Quand et comment remplacer les tests sur des animaux ?

Résumé

Doit-on faire souffrir des animaux pour la science et le développement de produits ? C’est un débat important dans notre société. Je présente dans cet article quatre exemples de tests sur les animaux qui ont été introduits pour protéger les patients et les consommateurs, et j’explore la possibilité de les remplacer par d’autres méthodes. Quand, il y a plus de 100 ans, on a commencé à utiliser de petits animaux tels que des souris pour des expériences, il n’y avait pas beaucoup d’alternatives. Aujourd’hui, nous en savons plus et avons d’autres options. Les scientifiques peuvent maintenant créer de minuscules organes fonctionnels dans un laboratoire et même les combiner entre eux pour mieux comprendre comment fonctionne le corps, qu’il soit en bonne santé ou malade. Grâce à ces nouvelles connaissances, les scientifiques peuvent arrêter d’utiliser des animaux dans de nombreux cas et améliorer ainsi la précision scientifique et le bien-être animal.

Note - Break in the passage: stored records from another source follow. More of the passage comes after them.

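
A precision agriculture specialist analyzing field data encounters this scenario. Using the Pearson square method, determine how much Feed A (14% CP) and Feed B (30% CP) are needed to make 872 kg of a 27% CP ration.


parts_A = CP_b - target = 30 - 27 = 3
parts_B = target - CP_a = 27 - 14 = 13
total_parts = 3 + 13 = 16
Feed A = 872 * 3 / 16 = 163.50 kg
Feed B = 872 * 13 / 16 = 708.50 kg

163.50 kg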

Grâce au Centre de compétence suisse 3R (3RCC), cet article est également disponible en anglais, allemand et italien

Expérimentation animale : une pratique controversée

Faut-il faire souffrir ses animaux de laboratoire au nom de la science et du développement de produits tels que les cosmétiques, les médicaments et les pesticides ? C’est un sujet vivement débattu. Environ la moitié des Américains et 60 % des Européens s’opposent aux tests sur les animaux, mais les opinions varient sur ce qui devrait être autorisé et ce qui ne devrait pas l’être. Il y a plus de 60 ans, deux scientifiques, William Russell et Rex Burch, ont formulé la règle des 3R (réduction, remplacement, raffinement), qui vise un compromis. Au lieu d’interdire complètement la recherche sur les animaux ou de l’autoriser dans tous les cas, ils ont appelé à faire le maximum pour la remplacer. Lorsque c’est impossible, les scientifiques sont encouragés à réduire le nombre d’animaux utilisés et à raffiner les expériences afin de minimiser la souffrance animale. Les deux scientifiques considéraient que le raffinement n’était jamais suffisant, et que nous devions toujours chercher à réduire et, si possible, à remplacer cette pratique.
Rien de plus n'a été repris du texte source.